In order to establish new technology for the storage of natural gas hydrates in underground rock tanks, it is necessary to precisely and quantitatively evaluate and understand the gas/liquid permeability characteristics as well as the mechanical and deformational characteristics of the rock mass at low temperatures. Moreover, based on these characteristics, it is essential to evaluate the behavior, robustness, and tightness of the rock tanks.

In this study, gas permeability experiments were conducted on Berea sandstone at low temperatures, which have not been done before, to evaluate the effect of ice saturation on the permeability. As a result, it was confirmed that the permeability tended to decrease with an increase pore fluid pressure.
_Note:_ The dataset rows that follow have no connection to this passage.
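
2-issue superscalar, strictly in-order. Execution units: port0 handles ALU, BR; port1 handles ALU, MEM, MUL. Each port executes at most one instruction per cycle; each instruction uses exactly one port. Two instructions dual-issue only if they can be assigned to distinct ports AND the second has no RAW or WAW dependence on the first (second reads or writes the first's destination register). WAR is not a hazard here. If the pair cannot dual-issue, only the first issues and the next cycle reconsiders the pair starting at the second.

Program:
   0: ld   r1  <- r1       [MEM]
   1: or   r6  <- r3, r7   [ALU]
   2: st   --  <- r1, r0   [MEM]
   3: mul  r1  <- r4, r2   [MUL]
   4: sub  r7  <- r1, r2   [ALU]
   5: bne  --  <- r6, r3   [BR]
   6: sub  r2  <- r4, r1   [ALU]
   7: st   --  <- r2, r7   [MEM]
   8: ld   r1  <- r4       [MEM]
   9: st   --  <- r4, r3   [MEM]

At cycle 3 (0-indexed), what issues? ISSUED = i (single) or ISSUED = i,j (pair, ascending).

c0: i0&i1 ld.MEM/or.ALU  2-wide
c1: i2 st.MEM  no-port MEM/MUL
c2: i3 mul.MUL  RAW r1
c3: i4&i5 sub.ALU/bne.BR  2-wide
c4: i6 sub.ALU  RAW r2
c5: i7 st.MEM  no-port MEM/MEM
c6: i8 ld.MEM  no-port MEM/MEM
c7: i9 st.MEM  tail

ISSUED = 4,5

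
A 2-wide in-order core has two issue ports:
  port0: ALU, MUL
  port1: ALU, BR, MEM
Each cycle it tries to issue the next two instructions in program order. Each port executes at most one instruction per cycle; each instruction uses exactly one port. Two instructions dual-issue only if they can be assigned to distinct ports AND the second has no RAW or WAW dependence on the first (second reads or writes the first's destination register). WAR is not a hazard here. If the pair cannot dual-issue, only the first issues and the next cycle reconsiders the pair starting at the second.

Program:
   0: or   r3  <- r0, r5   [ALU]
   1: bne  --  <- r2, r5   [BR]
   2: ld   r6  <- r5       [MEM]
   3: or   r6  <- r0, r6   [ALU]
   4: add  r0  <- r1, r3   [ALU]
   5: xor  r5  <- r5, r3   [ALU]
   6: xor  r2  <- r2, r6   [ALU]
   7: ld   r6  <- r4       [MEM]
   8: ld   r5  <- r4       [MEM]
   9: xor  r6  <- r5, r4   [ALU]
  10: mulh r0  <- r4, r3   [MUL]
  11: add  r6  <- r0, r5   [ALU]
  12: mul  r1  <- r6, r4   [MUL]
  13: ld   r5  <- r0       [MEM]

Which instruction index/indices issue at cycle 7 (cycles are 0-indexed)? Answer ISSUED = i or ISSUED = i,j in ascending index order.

t=0 i0+i1:or.ALU;bne.BR ; 2-wide
t=1 i2:ld.MEM ; RAW+WAW r6
t=2 i3+i4:or.ALU;add.ALU ; 2-wide
t=3 i5+i6:xor.ALU;xor.ALU ; 2-wide
t=4 i7:ld.MEM ; no-port MEM/MEM
t=5 i8:ld.MEM ; RAW r5
t=6 i9+i10:xor.ALU;mulh.MUL ; 2-wide
t=7 i11:add.ALU ; RAW r6
t=8 i12+i13:mul.MUL;ld.MEM ; 2-wide

ISSUED = 11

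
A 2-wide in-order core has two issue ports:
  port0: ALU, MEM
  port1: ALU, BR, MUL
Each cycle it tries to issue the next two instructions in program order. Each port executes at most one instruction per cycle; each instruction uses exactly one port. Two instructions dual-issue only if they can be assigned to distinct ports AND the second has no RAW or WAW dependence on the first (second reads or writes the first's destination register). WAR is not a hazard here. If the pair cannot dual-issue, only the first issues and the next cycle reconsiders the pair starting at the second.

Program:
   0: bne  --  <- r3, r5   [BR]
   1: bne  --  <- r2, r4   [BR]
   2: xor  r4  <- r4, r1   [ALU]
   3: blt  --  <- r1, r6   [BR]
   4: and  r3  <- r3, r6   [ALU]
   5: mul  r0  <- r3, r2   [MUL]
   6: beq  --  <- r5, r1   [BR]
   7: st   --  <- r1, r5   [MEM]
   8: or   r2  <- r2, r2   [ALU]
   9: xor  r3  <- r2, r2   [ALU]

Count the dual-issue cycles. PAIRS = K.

#0 head=0: bne.BR i0 no-port BR/BR
#1 head=1: bne.BR/xor.ALU i1&i2 dual
#2 head=3: blt.BR/and.ALU i3&i4 dual
#3 head=5: mul.MUL i5 no-port MUL/BR
#4 head=6: beq.BR/st.MEM i6&i7 dual
#5 head=8: or.ALU i8 RAW r2
#6 head=9: xor.ALU i9 tail

PAIRS = 3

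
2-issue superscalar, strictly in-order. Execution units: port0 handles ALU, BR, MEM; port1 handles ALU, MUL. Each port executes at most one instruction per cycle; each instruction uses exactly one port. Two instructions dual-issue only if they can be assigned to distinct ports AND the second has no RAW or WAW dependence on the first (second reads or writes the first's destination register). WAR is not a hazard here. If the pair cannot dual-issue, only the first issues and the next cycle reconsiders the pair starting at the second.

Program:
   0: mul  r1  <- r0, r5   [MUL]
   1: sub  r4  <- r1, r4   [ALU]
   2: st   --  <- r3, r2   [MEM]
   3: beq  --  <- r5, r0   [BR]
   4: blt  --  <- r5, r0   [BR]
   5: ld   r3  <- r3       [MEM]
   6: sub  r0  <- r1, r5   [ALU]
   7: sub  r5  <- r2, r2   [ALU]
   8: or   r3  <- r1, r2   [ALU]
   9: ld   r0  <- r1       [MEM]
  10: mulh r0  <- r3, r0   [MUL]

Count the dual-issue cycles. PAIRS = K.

c0: i0 mul  RAW r1
c1: i1,i2 sub/st  pair
c2: i3 beq  no-port BR/BR
c3: i4 blt  no-port BR/MEM
c4: i5,i6 ld/sub  pair
c5: i7,i8 sub/or  pair
c6: i9 ld  RAW+WAW r0
c7: i10 mulh  tail

PAIRS = 3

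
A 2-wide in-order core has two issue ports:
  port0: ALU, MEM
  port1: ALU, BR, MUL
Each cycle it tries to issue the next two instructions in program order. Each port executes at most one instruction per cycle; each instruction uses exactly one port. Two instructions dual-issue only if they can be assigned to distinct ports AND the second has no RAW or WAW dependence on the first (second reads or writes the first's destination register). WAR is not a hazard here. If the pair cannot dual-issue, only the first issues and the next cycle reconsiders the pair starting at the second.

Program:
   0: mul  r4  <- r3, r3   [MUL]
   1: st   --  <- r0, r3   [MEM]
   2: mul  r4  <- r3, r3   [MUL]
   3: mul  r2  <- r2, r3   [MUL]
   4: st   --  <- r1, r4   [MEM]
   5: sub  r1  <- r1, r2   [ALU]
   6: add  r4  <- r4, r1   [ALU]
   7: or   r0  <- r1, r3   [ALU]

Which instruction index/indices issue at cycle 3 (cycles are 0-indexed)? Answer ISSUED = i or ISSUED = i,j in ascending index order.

ISSUED = 5

c0: i0+i1 mul st  pair
c1: i2 mul  no-port MUL/MUL
c2: i3+i4 mul st  pair
c3: i5 sub  RAW r1
c4: i6+i7 add or  pair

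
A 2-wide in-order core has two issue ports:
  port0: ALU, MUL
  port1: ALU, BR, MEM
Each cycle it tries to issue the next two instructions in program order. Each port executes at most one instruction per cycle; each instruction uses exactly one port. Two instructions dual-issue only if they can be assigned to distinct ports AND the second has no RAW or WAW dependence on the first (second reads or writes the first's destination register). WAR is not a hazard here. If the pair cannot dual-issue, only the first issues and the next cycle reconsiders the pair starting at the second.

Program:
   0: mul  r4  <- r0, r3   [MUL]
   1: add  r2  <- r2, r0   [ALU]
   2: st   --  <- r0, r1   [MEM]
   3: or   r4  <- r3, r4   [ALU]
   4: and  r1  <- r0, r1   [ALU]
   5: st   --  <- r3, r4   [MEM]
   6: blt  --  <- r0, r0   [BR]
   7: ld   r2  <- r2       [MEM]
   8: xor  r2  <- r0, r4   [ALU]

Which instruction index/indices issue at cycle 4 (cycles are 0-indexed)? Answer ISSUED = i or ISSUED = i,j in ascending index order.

ISSUED = 7

c0: i0,i1 mul/add  2-wide
c1: i2,i3 st/or  2-wide
c2: i4,i5 and/st  2-wide
c3: i6 blt  no-port BR/MEM
c4: i7 ld  WAW r2
c5: i8 xor  tail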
Compared to the initial permeability measured at 20°C, the permeability measured at −20°C showed a smaller value. Furthermore, it was observed that the permeability decreased with increasing ice saturation. The water permeability was estimated by taking into account the Klinkenberg effect, and the change in permeability was examined using the Kozeny-Carman equation. As a result, the permeability at a pore occupation ratio of 0, estimated from the regression curve, tends to overestimate the permeability obtained from the water permeability experiments.

The relationship between the P-wave velocity and ice saturation was found by measuring the elastic wave velocity, and the validity of the experimental results was discussed using estimation equations based on the cementation theory. The P-wave velocity at low temperatures tended to increase with increasing ice saturation and was 2.0 times higher when the pore occupation ratio was greater than 70%. In the range of porosity between 0.1 and 0.2, the experimental values were within the range of the estimated values, while in the range of porosity below 0.1, the experimental values exceeded the estimated values.